Transfer tutoring is no use for pupils
With respect to Stephanie Bell's article (September 14), surely neither the Government nor the grammar schools are to blame for the costs of tutoring.
Parents are determined that their kids will achieve the best possible grades in transfer tests, whether or not these demonstrate their genuine ability, and they will pay handsomely.
The explosion in the use of private tutors reflects the current uncertainties, but it simply means that more children who don't really have the inherent capacity to achieve in the grammar environment will end up with distorted grades, securing admission to schools at which they will then struggle.
Maybe if the parents themselves spent more time working with their own children, they would be able to make informed judgments, help address some of the academic weaknesses and also save themselves a lot of money.
And what of the children who receive an hour or more of additional tutoring every week and still don't get into a grammar?

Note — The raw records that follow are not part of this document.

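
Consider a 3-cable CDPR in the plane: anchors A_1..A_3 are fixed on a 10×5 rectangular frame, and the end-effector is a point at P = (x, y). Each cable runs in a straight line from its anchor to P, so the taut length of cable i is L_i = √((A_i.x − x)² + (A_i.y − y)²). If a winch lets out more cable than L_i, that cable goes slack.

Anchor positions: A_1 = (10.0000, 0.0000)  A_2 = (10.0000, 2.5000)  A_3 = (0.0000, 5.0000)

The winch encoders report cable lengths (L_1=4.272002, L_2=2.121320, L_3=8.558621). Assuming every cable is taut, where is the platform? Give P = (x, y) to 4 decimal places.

each cable: (A_i−P)·(A_i−P) = L_i²; let k_i = ‖A_i‖²−L_i²
k_1 = 100.0000+0.0000−18.2500 = 81.7500
row 1: 0.0000x − 5.0000y = -20.0000  (k_2=101.7500)
row 2: 20.0000x − 10.0000y = 130.0000  (k_3=-48.2500)
Cramer on rows 1–2 → x = 8.5000, y = 4.0000

(8.5000, 4.0000)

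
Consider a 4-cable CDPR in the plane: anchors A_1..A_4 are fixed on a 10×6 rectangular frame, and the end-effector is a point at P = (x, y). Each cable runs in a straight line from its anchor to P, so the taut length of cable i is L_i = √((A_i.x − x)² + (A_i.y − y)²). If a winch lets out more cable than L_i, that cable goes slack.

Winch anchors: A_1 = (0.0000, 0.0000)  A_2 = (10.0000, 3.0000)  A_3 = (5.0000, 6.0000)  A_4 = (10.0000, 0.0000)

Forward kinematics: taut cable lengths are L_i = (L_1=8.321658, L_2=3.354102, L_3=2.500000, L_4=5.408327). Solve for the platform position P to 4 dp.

circle eqns → linear via eq_j − eq_1; set q_j = A_j·A_j − L_j²
q_1 = 0.0000+0.0000−69.2500 = -69.2500
-20.0000·x − 6.0000·y = q_1−q_2 = -167.0000
-10.0000·x − 12.0000·y = q_1−q_3 = -124.0000
-20.0000·x + 0.0000·y = q_1−q_4 = -140.0000
solve first two rows → x=7.0000, y=4.5000
check cable 4: ‖A_4−P‖² = 29.2500 ≈ L_4² = 29.2500 ✓

(7.0000, 4.5000)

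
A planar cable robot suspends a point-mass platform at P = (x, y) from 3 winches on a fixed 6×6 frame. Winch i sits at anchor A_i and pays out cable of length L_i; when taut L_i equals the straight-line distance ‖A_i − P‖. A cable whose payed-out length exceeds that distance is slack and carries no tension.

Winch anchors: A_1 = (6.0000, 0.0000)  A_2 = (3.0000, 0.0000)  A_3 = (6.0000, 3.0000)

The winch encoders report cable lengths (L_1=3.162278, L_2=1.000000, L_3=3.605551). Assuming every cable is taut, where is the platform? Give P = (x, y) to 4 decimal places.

circle eqns → linear via eq_j − eq_1; set k_j = A_j·A_j − L_j²
k_1 = 36.0000+0.0000−10.0000 = 26.0000
6.0000·x + 0.0000·y = k_1−k_2 = 18.0000
0.0000·x − 6.0000·y = k_1−k_3 = -6.0000
solve first two rows → x=3.0000, y=1.0000

(3.0000, 1.0000)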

How will they feel?
Like failures, maybe? Will their parents feel cheated? Will they sue the tutors for taking their money and then failing their children?

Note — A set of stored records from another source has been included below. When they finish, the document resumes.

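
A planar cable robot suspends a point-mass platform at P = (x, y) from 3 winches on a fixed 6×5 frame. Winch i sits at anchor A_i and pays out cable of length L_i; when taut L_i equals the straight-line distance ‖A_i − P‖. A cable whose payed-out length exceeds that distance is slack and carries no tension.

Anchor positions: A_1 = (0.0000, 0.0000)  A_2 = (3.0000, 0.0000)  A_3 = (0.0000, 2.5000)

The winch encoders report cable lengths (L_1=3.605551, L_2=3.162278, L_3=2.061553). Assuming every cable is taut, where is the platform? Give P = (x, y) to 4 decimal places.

(2.0000, 3.0000)

circle eqns → linear via eq_j − eq_1; set q_j = A_j·A_j − L_j²
q_1 = 0.0000+0.0000−13.0000 = -13.0000
-6.0000·x + 0.0000·y = q_1−q_2 = -12.0000
0.0000·x − 5.0000·y = q_1−q_3 = -15.0000
solve first two rows → x=2.0000, y=3.0000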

Will a tutor be honest enough to tell a parent that they think that the child just doesn't have the ability?
Tutoring in these circumstances is a racket: it artificially prepares a child to pass one exam, but can make no impact whatsoever on that child's future performance in an environment that will become increasingly demanding as time goes on.
Parents should rely on their instincts, their own knowledge of their children's strengths and weaknesses and the advice of their children's teachers.